Have you ever seen current-regulated mains? Maybe they have that in Scotland, too.
with or without flux capacitor?
Without. If we add it, it will use 1.21gW of heat, which will melt my breadboard (assuming constant voltage!).
The resistance of a heating element is always "high" compare to the wires that connect it to the power supply, but lower values of "high" resistance result in higher power devices.
Your math is fine, but what you left out is that that the house wiring and power cords and such also have resistance:
Suppose that the house wiring has a resistance of 1/3 ohm, the power cord has a resistance of 2/3 ohm, and the lightbulb has a resistance of 99 ohms. Then the total resistance is 100 ohms, and the current (I=V/R) is one amp everywhere in the loop. That means that the power dissipated in the lightbulb (IIR) is 99 Watts. The power dissipated in the house wiring is 1/3 W, and the power dissipated in the power cord is 2/3 W. No problems there.
If the lightbulb is instead only 9 ohms, the current is 10 A, and the lightbulb puts out 900 W (10109) (more like a hair drier now!) So lower resistance gives you higher power. We now also have 33.3W dissipated in the house wiring and 66.7W in the power cord (as much as a small lightbulb, although over a larger device. It might be noticeably warm.)

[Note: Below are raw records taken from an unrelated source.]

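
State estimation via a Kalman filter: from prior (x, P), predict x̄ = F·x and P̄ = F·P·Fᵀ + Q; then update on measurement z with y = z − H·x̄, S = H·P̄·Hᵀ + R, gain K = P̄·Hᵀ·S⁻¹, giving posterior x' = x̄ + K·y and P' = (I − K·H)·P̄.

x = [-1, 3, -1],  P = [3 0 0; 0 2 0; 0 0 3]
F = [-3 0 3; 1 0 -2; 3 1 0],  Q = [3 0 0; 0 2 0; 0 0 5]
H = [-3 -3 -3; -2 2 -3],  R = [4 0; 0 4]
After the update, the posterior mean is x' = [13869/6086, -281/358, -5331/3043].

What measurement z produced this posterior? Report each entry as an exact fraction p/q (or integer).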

Now suppose we get extreme has use a lightbulb with a resistance of only 0.1 ohm. Current is now about 91 Amps, but the lightbulb dissipates only about 830 W. That's because most of the power is now being dissipated in the wires: 2760 W in the house wiring and a whopping 5500 W in the power cord. This would not be good. Hopefully a circuit breaker would trip or a fuse would blow, rather than having the house burn down.

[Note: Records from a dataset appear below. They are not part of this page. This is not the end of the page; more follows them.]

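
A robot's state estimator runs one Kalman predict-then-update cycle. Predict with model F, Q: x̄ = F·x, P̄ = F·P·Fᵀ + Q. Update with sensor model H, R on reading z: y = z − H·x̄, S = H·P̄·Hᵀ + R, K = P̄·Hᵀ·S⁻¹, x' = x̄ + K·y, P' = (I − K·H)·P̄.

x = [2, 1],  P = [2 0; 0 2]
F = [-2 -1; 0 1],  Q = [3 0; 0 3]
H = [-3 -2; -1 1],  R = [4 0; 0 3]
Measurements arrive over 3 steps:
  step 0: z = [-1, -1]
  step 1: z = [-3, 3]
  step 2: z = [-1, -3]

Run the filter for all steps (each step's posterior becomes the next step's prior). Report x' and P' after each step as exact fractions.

step 0: x̄ = F·x = [-5, 1]
step 0: P̄ = F·P·Fᵀ + Q = [13 -2; -2 5]
step 0: y = z − H·x̄ = [-14, -7]
step 0: S = H·P̄·Hᵀ + R = [117 31; 31 25]
step 0: K = P̄·Hᵀ·S⁻¹ = [-205/982 -335/982; -317/1964 943/1964]
step 0: x' = x̄ + K·y = [305/982, -199/1964]
step 0: P' = (I − K·H)·P̄ = [283/491 -439/982; -439/982 1951/1964]
step 1: x̄ = F·x = [-1021/1964, -199/1964]
step 1: P̄ = F·P·Fᵀ + Q = [8859/1964 -195/1964; -195/1964 7843/1964]
step 1: y = z − H·x̄ = [-9353/1964, 2535/982]
step 1: S = H·P̄·Hᵀ + R = [116619/1964 5543/982; 5543/982 5746/491]
step 1: K = P̄·Hᵀ·S⁻¹ = [-255351/1302175 -389796/1302175; -222093/1302175 562522/1302175]
step 1: x' = x̄ + K·y = [-467153/1302175, 2377846/1302175]
step 1: P' = (I − K·H)·P̄ = [672036/1302175 -497352/1302175; -497352/1302175 1190214/1302175]
step 2: x̄ = F·x = [-5892/5315, 2377846/1302175]
step 2: P̄ = F·P·Fᵀ + Q = [4731/1063 -798/5315; -798/5315 5096739/1302175]
step 2: y = z − H·x̄ = [-877103/1302175, -7727911/1302175]
step 2: S = H·P̄·Hᵀ + R = [75408811/1302175 7388457/1302175; 7388457/1302175 15189759/1302175]
step 2: K = P̄·Hᵀ·S⁻¹ = [-9125415/46539758 -13917025/46539758; -15788011/93079516 120327587/279238548]
step 2: x' = x̄ + K·y = [18573332/23269879, -86144905/139619274]
step 2: P' = (I − K·H)·P̄ = [12000381/23269879 -17750313/46539758; -17750313/46539758 84826961/93079516]

step 0: x' = [305/982, -199/1964], P' = [283/491 -439/982; -439/982 1951/1964]
step 1: x' = [-467153/1302175, 2377846/1302175], P' = [672036/1302175 -497352/1302175; -497352/1302175 1190214/1302175]
step 2: x' = [18573332/23269879, -86144905/139619274], P' = [12000381/23269879 -17750313/46539758; -17750313/46539758 84826961/93079516]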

liudr, your comment: "Where do you use your hair dryer and household lamps with 10,000volts, " negates the use of a transformer. Add one of those and you can run lots of high voltage devices at 120V... such as the flyback on a CRT.
Man, someone asking a basic question gets this type of "I know so much more than you can ever ask for" treatment :0. He just needed a straight answer and he got it already.

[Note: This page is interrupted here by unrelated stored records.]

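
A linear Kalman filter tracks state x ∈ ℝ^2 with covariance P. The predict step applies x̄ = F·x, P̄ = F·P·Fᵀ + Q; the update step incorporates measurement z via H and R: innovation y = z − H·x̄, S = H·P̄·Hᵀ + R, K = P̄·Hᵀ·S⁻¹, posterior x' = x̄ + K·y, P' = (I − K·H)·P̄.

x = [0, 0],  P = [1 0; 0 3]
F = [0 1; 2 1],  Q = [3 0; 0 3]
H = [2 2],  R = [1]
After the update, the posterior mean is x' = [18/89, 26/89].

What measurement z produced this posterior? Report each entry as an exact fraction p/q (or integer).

x̄ = F·x = [0, 0]
P̄ = F·P·Fᵀ + Q = [6 3; 3 10]
S = H·P̄·Hᵀ + R = [89]
K = P̄·Hᵀ·S⁻¹ = [18/89; 26/89]
x' − x̄ = [18/89, 26/89] = K·y
y = (KᵀK)⁻¹·Kᵀ·(x' − x̄) = [1]
z = y + H·x̄ = [1] + [0] = [1]

z = [1]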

You're both crazy imaginary!
IF the light bulb is indeed very high in wattage, rare in household (because it causes fire like you described) but just say you have one of those, the socket that connects to the bulb must have thicker wires and has a special plug that won't go in your household outlets unless it's put together by some brain-dead electrician. Your assumption although valid in math, again won't help someone trying to get a straight answer to a simple question and won't go very far in reality. Engineers make sure proper wire gauges are used on devices so that the devices, not their wires, get the most power. How come my car jumper cables are thicker than my breadboard jumper wires? You tell me. You can't assume they are the same size and you attach a huge wattage light bulb on a breadboard jumper wire and see who's getting most of the juice. But that was what you did. My 30W soldering iron has 500ohm resistance, with 120V voltage, it is about 30W. I guess most of the power is on the iron, since the wire is only lukewarm at best when the iron is operating. The engineers designed the right gauge of wires so wires don't count, not in my approximation.
BTW, if you really have 0.1ohm load and run it on 120V then you should prepare to pay for 144KWh each hour, if you get all the wiring properly. Although I don't own a house, I think larger appliances have their special outlets and larger circuit breakers, but nothing household has that large requirement of power.
This type of answers is too intimidating to beginners and becomes silly. Could we stop it? 8)
This type of answers is too intimidating to beginners and becomes silly
I understand what everyone is saying, but I was just asking a simple question. I don't care if it is a lamp or a hairdryer, 110V or 10kV, AC or DC, I just wanted to know whether power is inversely proportional to resistance assuming constant voltage.